You can mix pastry cream and mascarpone.

You can also use cream stabilizer.


----------



## m brown (May 29, 1999)

Try adding Cobisan to the Whipped Cream, you can get it at Albert Uster Imports. 

5 days tops.

Best,
m


----------



## unichef (Aug 14, 2000)

Gelatin works the best. Especailly if there is a possibility it may be out at room temp for a while. I would steer away from the egg yolks.


----------



## bigbuns (Jun 28, 2004)

Many, many thanks. Will be making it for him next weekend. I agree about not using the yolks....don't trust staff to put it back in fridge and there is NOT AC in the restaurant either. Think next time I might give the Cobisan a try.


----------



## thebighat (Feb 21, 2001)

Get some mycryo from Cacoa Barry. That's been working pretty good for me. It's powdered cocoa butter.


----------



## m brown (May 29, 1999)

How do you use mycryo?
I have a sample and would like to dig into it!
Thanks!


----------



## thebighat (Feb 21, 2001)

Mycryo is used at a rate of 3 to 6 times, or 4 to 8 times depending on who you talk to Cacao Barry, what you would use for gelatin. For a thicker mixture, use the three factor. Something a little thinner, use the 6 factor. The example they gave me was the difference between a mousse made with cassis puree and one made with passion fruit puree. It needs to be dissolved at 160 degrees in some of what is being thickened and then I stir it till it's well emulsified. It's folded into the main portion of the mousse or whatever at about 70 degrees. When using whipped cream it should be very soft or it will grain up as you fold it. For tempering chocolate use it at a rate of 1% of the weight of the chocolate. Melt to 113 or so, cool to 90, stir in the mycryo and use. To re-use the chocolate, the already tempered chocolate should make up no more than 30% of the new batch. 

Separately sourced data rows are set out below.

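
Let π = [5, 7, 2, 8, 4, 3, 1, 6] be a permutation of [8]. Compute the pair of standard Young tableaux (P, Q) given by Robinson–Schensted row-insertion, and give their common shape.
P = [1, 3, 6] / [2, 7, 8] / [4] / [5];  Q = [1, 2, 4] / [3, 5, 8] / [6] / [7];  common shape = (3, 3, 1, 1)

Row-insert the values π_1, π_2, … into P one at a time, bumping the leftmost entry strictly greater than the inserted value down to the next row. The recording tableau Q records, in position (i, j), the step at which that cell was added to P.
  Insert 5 (step 1): P = [5];  Q = [1]
  Insert 7 (step 2): P = [5, 7];  Q = [1, 2]
  Insert 2 (step 3): P = [2, 7] / [5];  Q = [1, 2] / [3]
  Insert 8 (step 4): P = [2, 7, 8] / [5];  Q = [1, 2, 4] / [3]
  Insert 4 (step 5): P = [2, 4, 8] / [5, 7];  Q = [1, 2, 4] / [3, 5]
  Insert 3 (step 6): P = [2, 3, 8] / [4, 7] / [5];  Q = [1, 2, 4] / [3, 5] / [6]
  Insert 1 (step 7): P = [1, 3, 8] / [2, 7] / [4] / [5];  Q = [1, 2, 4] / [3, 5] / [6] / [7]
  Insert 6 (step 8): P = [1, 3, 6] / [2, 7, 8] / [4] / [5];  Q = [1, 2, 4] / [3, 5, 8] / [6] / [7]
Final shape: (3, 3, 1, 1).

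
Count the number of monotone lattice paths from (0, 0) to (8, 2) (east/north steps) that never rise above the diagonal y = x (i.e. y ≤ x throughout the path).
Number of paths = 35

By the reflection principle (André's argument), the number of monotone paths to (8, 2) with n ≤ m that never go above y = x is C(10, 8) − C(10, 9) = 45 − 10 = 35.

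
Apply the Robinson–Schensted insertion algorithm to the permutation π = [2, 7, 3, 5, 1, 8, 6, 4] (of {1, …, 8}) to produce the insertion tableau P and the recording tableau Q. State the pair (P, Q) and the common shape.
P = [1, 3, 4, 6] / [2, 5] / [7, 8];  Q = [1, 2, 4, 6] / [3, 7] / [5, 8];  common shape = (4, 2, 2)

Row-insert the values π_1, π_2, … into P one at a time, bumping the leftmost entry strictly greater than the inserted value down to the next row. The recording tableau Q records, in position (i, j), the step at which that cell was added to P.
  Insert 2 (step 1): P = [2];  Q = [1]
  Insert 7 (step 2): P = [2, 7];  Q = [1, 2]
  Insert 3 (step 3): P = [2, 3] / [7];  Q = [1, 2] / [3]
  Insert 5 (step 4): P = [2, 3, 5] / [7];  Q = [1, 2, 4] / [3]
  Insert 1 (step 5): P = [1, 3, 5] / [2] / [7];  Q = [1, 2, 4] / [3] / [5]
  Insert 8 (step 6): P = [1, 3, 5, 8] / [2] / [7];  Q = [1, 2, 4, 6] / [3] / [5]
  Insert 6 (step 7): P = [1, 3, 5, 6] / [2, 8] / [7];  Q = [1, 2, 4, 6] / [3, 7] / [5]
  Insert 4 (step 8): P = [1, 3, 4, 6] / [2, 5] / [7, 8];  Q = [1, 2, 4, 6] / [3, 7] / [5, 8]
Final shape: (4, 2, 2).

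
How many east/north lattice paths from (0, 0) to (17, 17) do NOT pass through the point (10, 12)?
Number of paths = 1821462588

Total paths from (0, 0) to (17, 17): C(34, 17) = 2333606220. Paths through (10, 12): (paths (0, 0) → (10, 12)) × (paths (10, 12) → (17, 17)) = C(22, 10) · C(12, 7) = 646646 · 792 = 512143632. Avoidance count = 2333606220 − 512143632 = 1821462588.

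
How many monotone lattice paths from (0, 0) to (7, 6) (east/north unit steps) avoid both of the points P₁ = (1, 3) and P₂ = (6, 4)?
Number of paths = 822

Inclusion–exclusion. Total paths: C(13, 7) = 1716. Through P₁: C(4, 1)·C(9, 6) = 336. Through P₂: C(10, 6)·C(3, 1) = 630. Since P₁ is strictly southwest of P₂, a monotone path through both must visit P₁ then P₂; paths through both = C(4, 1)·C(6, 5)·C(3, 1) = 72. Avoid both = 1716 − 336 − 630 + 72 = 822.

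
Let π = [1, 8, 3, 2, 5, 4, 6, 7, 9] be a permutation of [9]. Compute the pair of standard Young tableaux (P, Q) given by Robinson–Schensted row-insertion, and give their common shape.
P = [1, 2, 4, 6, 7, 9] / [3, 5] / [8];  Q = [1, 2, 5, 7, 8, 9] / [3, 6] / [4];  common shape = (6, 2, 1)

Row-insert the values π_1, π_2, … into P one at a time, bumping the leftmost entry strictly greater than the inserted value down to the next row. The recording tableau Q records, in position (i, j), the step at which that cell was added to P.
  Insert 1 (step 1): P = [1];  Q = [1]
  Insert 8 (step 2): P = [1, 8];  Q = [1, 2]
  Insert 3 (step 3): P = [1, 3] / [8];  Q = [1, 2] / [3]
  Insert 2 (step 4): P = [1, 2] / [3] / [8];  Q = [1, 2] / [3] / [4]
  Insert 5 (step 5): P = [1, 2, 5] / [3] / [8];  Q = [1, 2, 5] / [3] / [4]
  Insert 4 (step 6): P = [1, 2, 4] / [3, 5] / [8];  Q = [1, 2, 5] / [3, 6] / [4]
  Insert 6 (step 7): P = [1, 2, 4, 6] / [3, 5] / [8];  Q = [1, 2, 5, 7] / [3, 6] / [4]
  Insert 7 (step 8): P = [1, 2, 4, 6, 7] / [3, 5] / [8];  Q = [1, 2, 5, 7, 8] / [3, 6] / [4]
  Insert 9 (step 9): P = [1, 2, 4, 6, 7, 9] / [3, 5] / [8];  Q = [1, 2, 5, 7, 8, 9] / [3, 6] / [4]
Final shape: (6, 2, 1).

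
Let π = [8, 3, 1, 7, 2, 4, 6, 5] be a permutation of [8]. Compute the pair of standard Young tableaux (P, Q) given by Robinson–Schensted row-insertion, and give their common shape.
P = [1, 2, 4, 5] / [3, 6] / [7] / [8];  Q = [1, 4, 6, 7] / [2, 5] / [3] / [8];  common shape = (4, 2, 1, 1)

Row-insert the values π_1, π_2, … into P one at a time, bumping the leftmost entry strictly greater than the inserted value down to the next row. The recording tableau Q records, in position (i, j), the step at which that cell was added to P.
  Insert 8 (step 1): P = [8];  Q = [1]
  Insert 3 (step 2): P = [3] / [8];  Q = [1] / [2]
  Insert 1 (step 3): P = [1] / [3] / [8];  Q = [1] / [2] / [3]
  Insert 7 (step 4): P = [1, 7] / [3] / [8];  Q = [1, 4] / [2] / [3]
  Insert 2 (step 5): P = [1, 2] / [3, 7] / [8];  Q = [1, 4] / [2, 5] / [3]
  Insert 4 (step 6): P = [1, 2, 4] / [3, 7] / [8];  Q = [1, 4, 6] / [2, 5] / [3]
  Insert 6 (step 7): P = [1, 2, 4, 6] / [3, 7] / [8];  Q = [1, 4, 6, 7] / [2, 5] / [3]
  Insert 5 (step 8): P = [1, 2, 4, 5] / [3, 6] / [7] / [8];  Q = [1, 4, 6, 7] / [2, 5] / [3] / [8]
Final shape: (4, 2, 1, 1).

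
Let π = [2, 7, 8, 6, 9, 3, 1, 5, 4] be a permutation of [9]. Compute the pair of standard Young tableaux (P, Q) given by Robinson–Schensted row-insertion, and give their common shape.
P = [1, 3, 4, 9] / [2, 5] / [6, 8] / [7];  Q = [1, 2, 3, 5] / [4, 8] / [6, 9] / [7];  common shape = (4, 2, 2, 1)

Row-insert the values π_1, π_2, … into P one at a time, bumping the leftmost entry strictly greater than the inserted value down to the next row. The recording tableau Q records, in position (i, j), the step at which that cell was added to P.
  Insert 2 (step 1): P = [2];  Q = [1]
  Insert 7 (step 2): P = [2, 7];  Q = [1, 2]
  Insert 8 (step 3): P = [2, 7, 8];  Q = [1, 2, 3]
  Insert 6 (step 4): P = [2, 6, 8] / [7];  Q = [1, 2, 3] / [4]
  Insert 9 (step 5): P = [2, 6, 8, 9] / [7];  Q = [1, 2, 3, 5] / [4]
  Insert 3 (step 6): P = [2, 3, 8, 9] / [6] / [7];  Q = [1, 2, 3, 5] / [4] / [6]
  Insert 1 (step 7): P = [1, 3, 8, 9] / [2] / [6] / [7];  Q = [1, 2, 3, 5] / [4] / [6] / [7]
  Insert 5 (step 8): P = [1, 3, 5, 9] / [2, 8] / [6] / [7];  Q = [1, 2, 3, 5] / [4, 8] / [6] / [7]
  Insert 4 (step 9): P = [1, 3, 4, 9] / [2, 5] / [6, 8] / [7];  Q = [1, 2, 3, 5] / [4, 8] / [6, 9] / [7]
Final shape: (4, 2, 2, 1).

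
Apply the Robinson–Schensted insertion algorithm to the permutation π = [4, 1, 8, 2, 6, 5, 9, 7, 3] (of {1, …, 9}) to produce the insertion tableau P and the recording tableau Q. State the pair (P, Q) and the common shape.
P = [1, 2, 3, 7] / [4, 5, 9] / [6] / [8];  Q = [1, 3, 5, 7] / [2, 4, 8] / [6] / [9];  common shape = (4, 3, 1, 1)

Row-insert the values π_1, π_2, … into P one at a time, bumping the leftmost entry strictly greater than the inserted value down to the next row. The recording tableau Q records, in position (i, j), the step at which that cell was added to P.
  Insert 4 (step 1): P = [4];  Q = [1]
  Insert 1 (step 2): P = [1] / [4];  Q = [1] / [2]
  Insert 8 (step 3): P = [1, 8] / [4];  Q = [1, 3] / [2]
  Insert 2 (step 4): P = [1, 2] / [4, 8];  Q = [1, 3] / [2, 4]
  Insert 6 (step 5): P = [1, 2, 6] / [4, 8];  Q = [1, 3, 5] / [2, 4]
  Insert 5 (step 6): P = [1, 2, 5] / [4, 6] / [8];  Q = [1, 3, 5] / [2, 4] / [6]
  Insert 9 (step 7): P = [1, 2, 5, 9] / [4, 6] / [8];  Q = [1, 3, 5, 7] / [2, 4] / [6]
  Insert 7 (step 8): P = [1, 2, 5, 7] / [4, 6, 9] / [8];  Q = [1, 3, 5, 7] / [2, 4, 8] / [6]
  Insert 3 (step 9): P = [1, 2, 3, 7] / [4, 5, 9] / [6] / [8];  Q = [1, 3, 5, 7] / [2, 4, 8] / [6] / [9]
Final shape: (4, 3, 1, 1).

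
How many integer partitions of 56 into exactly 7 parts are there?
p(56, 7 parts) = 16475

Partitions of n into exactly k parts are in bijection with partitions of n − k into at most k parts (subtract 1 from each part). So p(56, exactly 7) = p(49, parts ≤ 7). Computing via the recurrence p(m, j) = p(m, j−1) + p(m−j, j) gives 16475.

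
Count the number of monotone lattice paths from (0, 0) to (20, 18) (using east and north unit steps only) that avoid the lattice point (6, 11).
Number of paths = 32138919330

Total paths from (0, 0) to (20, 18): C(38, 20) = 33578000610. Paths through (6, 11): (paths (0, 0) → (6, 11)) × (paths (6, 11) → (20, 18)) = C(17, 6) · C(21, 14) = 12376 · 116280 = 1439081280. Avoidance count = 33578000610 − 1439081280 = 32138919330.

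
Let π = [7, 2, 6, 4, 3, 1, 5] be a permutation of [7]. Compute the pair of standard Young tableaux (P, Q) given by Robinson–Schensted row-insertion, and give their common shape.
P = [1, 3, 5] / [2] / [4] / [6] / [7];  Q = [1, 3, 7] / [2] / [4] / [5] / [6];  common shape = (3, 1, 1, 1, 1)

Row-insert the values π_1, π_2, … into P one at a time, bumping the leftmost entry strictly greater than the inserted value down to the next row. The recording tableau Q records, in position (i, j), the step at which that cell was added to P.
  Insert 7 (step 1): P = [7];  Q = [1]
  Insert 2 (step 2): P = [2] / [7];  Q = [1] / [2]
  Insert 6 (step 3): P = [2, 6] / [7];  Q = [1, 3] / [2]
  Insert 4 (step 4): P = [2, 4] / [6] / [7];  Q = [1, 3] / [2] / [4]
  Insert 3 (step 5): P = [2, 3] / [4] / [6] / [7];  Q = [1, 3] / [2] / [4] / [5]
  Insert 1 (step 6): P = [1, 3] / [2] / [4] / [6] / [7];  Q = [1, 3] / [2] / [4] / [5] / [6]
  Insert 5 (step 7): P = [1, 3, 5] / [2] / [4] / [6] / [7];  Q = [1, 3, 7] / [2] / [4] / [5] / [6]
Final shape: (3, 1, 1, 1, 1).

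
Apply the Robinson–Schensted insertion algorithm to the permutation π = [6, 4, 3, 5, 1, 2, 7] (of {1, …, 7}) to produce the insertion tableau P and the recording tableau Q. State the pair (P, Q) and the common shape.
P = [1, 2, 7] / [3, 5] / [4] / [6];  Q = [1, 4, 7] / [2, 6] / [3] / [5];  common shape = (3, 2, 1, 1)

Row-insert the values π_1, π_2, … into P one at a time, bumping the leftmost entry strictly greater than the inserted value down to the next row. The recording tableau Q records, in position (i, j), the step at which that cell was added to P.
  Insert 6 (step 1): P = [6];  Q = [1]
  Insert 4 (step 2): P = [4] / [6];  Q = [1] / [2]
  Insert 3 (step 3): P = [3] / [4] / [6];  Q = [1] / [2] / [3]
  Insert 5 (step 4): P = [3, 5] / [4] / [6];  Q = [1, 4] / [2] / [3]
  Insert 1 (step 5): P = [1, 5] / [3] / [4] / [6];  Q = [1, 4] / [2] / [3] / [5]
  Insert 2 (step 6): P = [1, 2] / [3, 5] / [4] / [6];  Q = [1, 4] / [2, 6] / [3] / [5]
  Insert 7 (step 7): P = [1, 2, 7] / [3, 5] / [4] / [6];  Q = [1, 4, 7] / [2, 6] / [3] / [5]
Final shape: (3, 2, 1, 1).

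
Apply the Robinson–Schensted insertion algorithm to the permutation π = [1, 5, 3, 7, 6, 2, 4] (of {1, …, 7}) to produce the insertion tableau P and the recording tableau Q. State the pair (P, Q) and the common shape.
P = [1, 2, 4] / [3, 6] / [5, 7];  Q = [1, 2, 4] / [3, 5] / [6, 7];  common shape = (3, 2, 2)

Row-insert the values π_1, π_2, … into P one at a time, bumping the leftmost entry strictly greater than the inserted value down to the next row. The recording tableau Q records, in position (i, j), the step at which that cell was added to P.
  Insert 1 (step 1): P = [1];  Q = [1]
  Insert 5 (step 2): P = [1, 5];  Q = [1, 2]
  Insert 3 (step 3): P = [1, 3] / [5];  Q = [1, 2] / [3]
  Insert 7 (step 4): P = [1, 3, 7] / [5];  Q = [1, 2, 4] / [3]
  Insert 6 (step 5): P = [1, 3, 6] / [5, 7];  Q = [1, 2, 4] / [3, 5]
  Insert 2 (step 6): P = [1, 2, 6] / [3, 7] / [5];  Q = [1, 2, 4] / [3, 5] / [6]
  Insert 4 (step 7): P = [1, 2, 4] / [3, 6] / [5, 7];  Q = [1, 2, 4] / [3, 5] / [6, 7]
Final shape: (3, 2, 2).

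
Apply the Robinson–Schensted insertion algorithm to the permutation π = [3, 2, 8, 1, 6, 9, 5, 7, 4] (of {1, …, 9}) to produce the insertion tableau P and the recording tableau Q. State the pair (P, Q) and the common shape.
P = [1, 4, 7] / [2, 5, 9] / [3, 6] / [8];  Q = [1, 3, 6] / [2, 5, 8] / [4, 7] / [9];  common shape = (3, 3, 2, 1)

Row-insert the values π_1, π_2, … into P one at a time, bumping the leftmost entry strictly greater than the inserted value down to the next row. The recording tableau Q records, in position (i, j), the step at which that cell was added to P.
  Insert 3 (step 1): P = [3];  Q = [1]
  Insert 2 (step 2): P = [2] / [3];  Q = [1] / [2]
  Insert 8 (step 3): P = [2, 8] / [3];  Q = [1, 3] / [2]
  Insert 1 (step 4): P = [1, 8] / [2] / [3];  Q = [1, 3] / [2] / [4]
  Insert 6 (step 5): P = [1, 6] / [2, 8] / [3];  Q = [1, 3] / [2, 5] / [4]
  Insert 9 (step 6): P = [1, 6, 9] / [2, 8] / [3];  Q = [1, 3, 6] / [2, 5] / [4]
  Insert 5 (step 7): P = [1, 5, 9] / [2, 6] / [3, 8];  Q = [1, 3, 6] / [2, 5] / [4, 7]
  Insert 7 (step 8): P = [1, 5, 7] / [2, 6, 9] / [3, 8];  Q = [1, 3, 6] / [2, 5, 8] / [4, 7]
  Insert 4 (step 9): P = [1, 4, 7] / [2, 5, 9] / [3, 6] / [8];  Q = [1, 3, 6] / [2, 5, 8] / [4, 7] / [9]
Final shape: (3, 3, 2, 1).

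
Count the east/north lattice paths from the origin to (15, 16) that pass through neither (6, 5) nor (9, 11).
Number of paths = 163274451

Inclusion–exclusion. Total paths: C(31, 15) = 300540195. Through P₁: C(11, 6)·C(20, 9) = 77597520. Through P₂: C(20, 9)·C(11, 6) = 77597520. Since P₁ is strictly southwest of P₂, a monotone path through both must visit P₁ then P₂; paths through both = C(11, 6)·C(9, 3)·C(11, 6) = 17929296. Avoid both = 300540195 − 77597520 − 77597520 + 17929296 = 163274451.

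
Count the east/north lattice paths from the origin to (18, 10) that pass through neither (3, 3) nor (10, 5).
Number of paths = 6774009

Inclusion–exclusion. Total paths: C(28, 18) = 13123110. Through P₁: C(6, 3)·C(22, 15) = 3410880. Through P₂: C(15, 10)·C(13, 8) = 3864861. Since P₁ is strictly southwest of P₂, a monotone path through both must visit P₁ then P₂; paths through both = C(6, 3)·C(9, 7)·C(13, 8) = 926640. Avoid both = 13123110 − 3410880 − 3864861 + 926640 = 6774009.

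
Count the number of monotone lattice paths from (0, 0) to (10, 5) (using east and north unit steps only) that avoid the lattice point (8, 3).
Number of paths = 2013

Total paths from (0, 0) to (10, 5): C(15, 10) = 3003. Paths through (8, 3): (paths (0, 0) → (8, 3)) × (paths (8, 3) → (10, 5)) = C(11, 8) · C(4, 2) = 165 · 6 = 990. Avoidance count = 3003 − 990 = 2013.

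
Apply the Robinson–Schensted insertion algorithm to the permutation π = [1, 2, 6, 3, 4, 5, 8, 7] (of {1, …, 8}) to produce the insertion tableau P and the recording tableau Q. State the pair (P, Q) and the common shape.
P = [1, 2, 3, 4, 5, 7] / [6, 8];  Q = [1, 2, 3, 5, 6, 7] / [4, 8];  common shape = (6, 2)

Row-insert the values π_1, π_2, … into P one at a time, bumping the leftmost entry strictly greater than the inserted value down to the next row. The recording tableau Q records, in position (i, j), the step at which that cell was added to P.
  Insert 1 (step 1): P = [1];  Q = [1]
  Insert 2 (step 2): P = [1, 2];  Q = [1, 2]
  Insert 6 (step 3): P = [1, 2, 6];  Q = [1, 2, 3]
  Insert 3 (step 4): P = [1, 2, 3] / [6];  Q = [1, 2, 3] / [4]
  Insert 4 (step 5): P = [1, 2, 3, 4] / [6];  Q = [1, 2, 3, 5] / [4]
  Insert 5 (step 6): P = [1, 2, 3, 4, 5] / [6];  Q = [1, 2, 3, 5, 6] / [4]
  Insert 8 (step 7): P = [1, 2, 3, 4, 5, 8] / [6];  Q = [1, 2, 3, 5, 6, 7] / [4]
  Insert 7 (step 8): P = [1, 2, 3, 4, 5, 7] / [6, 8];  Q = [1, 2, 3, 5, 6, 7] / [4, 8]
Final shape: (6, 2).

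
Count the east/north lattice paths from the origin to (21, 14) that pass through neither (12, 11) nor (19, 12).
Number of paths = 1240678834

Inclusion–exclusion. Total paths: C(35, 21) = 2319959400. Through P₁: C(23, 12)·C(12, 9) = 297457160. Through P₂: C(31, 19)·C(4, 2) = 846723150. Since P₁ is strictly southwest of P₂, a monotone path through both must visit P₁ then P₂; paths through both = C(23, 12)·C(8, 7)·C(4, 2) = 64899744. Avoid both = 2319959400 − 297457160 − 846723150 + 64899744 = 1240678834.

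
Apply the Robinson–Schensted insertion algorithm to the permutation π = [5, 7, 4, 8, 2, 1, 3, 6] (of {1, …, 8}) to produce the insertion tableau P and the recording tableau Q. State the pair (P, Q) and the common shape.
P = [1, 3, 6] / [2, 7, 8] / [4] / [5];  Q = [1, 2, 4] / [3, 7, 8] / [5] / [6];  common shape = (3, 3, 1, 1)

Row-insert the values π_1, π_2, … into P one at a time, bumping the leftmost entry strictly greater than the inserted value down to the next row. The recording tableau Q records, in position (i, j), the step at which that cell was added to P.
  Insert 5 (step 1): P = [5];  Q = [1]
  Insert 7 (step 2): P = [5, 7];  Q = [1, 2]
  Insert 4 (step 3): P = [4, 7] / [5];  Q = [1, 2] / [3]
  Insert 8 (step 4): P = [4, 7, 8] / [5];  Q = [1, 2, 4] / [3]
  Insert 2 (step 5): P = [2, 7, 8] / [4] / [5];  Q = [1, 2, 4] / [3] / [5]
  Insert 1 (step 6): P = [1, 7, 8] / [2] / [4] / [5];  Q = [1, 2, 4] / [3] / [5] / [6]
  Insert 3 (step 7): P = [1, 3, 8] / [2, 7] / [4] / [5];  Q = [1, 2, 4] / [3, 7] / [5] / [6]
  Insert 6 (step 8): P = [1, 3, 6] / [2, 7, 8] / [4] / [5];  Q = [1, 2, 4] / [3, 7, 8] / [5] / [6]
Final shape: (3, 3, 1, 1).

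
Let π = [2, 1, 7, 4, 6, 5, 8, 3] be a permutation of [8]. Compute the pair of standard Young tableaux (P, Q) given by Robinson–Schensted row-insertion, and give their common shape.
P = [1, 3, 5, 8] / [2, 4] / [6] / [7];  Q = [1, 3, 5, 7] / [2, 4] / [6] / [8];  common shape = (4, 2, 1, 1)

Row-insert the values π_1, π_2, … into P one at a time, bumping the leftmost entry strictly greater than the inserted value down to the next row. The recording tableau Q records, in position (i, j), the step at which that cell was added to P.
  Insert 2 (step 1): P = [2];  Q = [1]
  Insert 1 (step 2): P = [1] / [2];  Q = [1] / [2]
  Insert 7 (step 3): P = [1, 7] / [2];  Q = [1, 3] / [2]
  Insert 4 (step 4): P = [1, 4] / [2, 7];  Q = [1, 3] / [2, 4]
  Insert 6 (step 5): P = [1, 4, 6] / [2, 7];  Q = [1, 3, 5] / [2, 4]
  Insert 5 (step 6): P = [1, 4, 5] / [2, 6] / [7];  Q = [1, 3, 5] / [2, 4] / [6]
  Insert 8 (step 7): P = [1, 4, 5, 8] / [2, 6] / [7];  Q = [1, 3, 5, 7] / [2, 4] / [6]
  Insert 3 (step 8): P = [1, 3, 5, 8] / [2, 4] / [6] / [7];  Q = [1, 3, 5, 7] / [2, 4] / [6] / [8]
Final shape: (4, 2, 1, 1).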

I've been making a strawberry tart filling like this

2 lb pastry cream cold
7 oz strawberry jam (but you could use puree)
4 oz heavy cream
8 oz softly whipped cream
2.25 oz mycryo

Melt the jam with the liquid cream, heat to 160 and dissolve the mycryo.
Stir right into the pastry cream, which will drop the temperature as needed, and then fold in the whipped cream. Pipe into the tart shells.


----------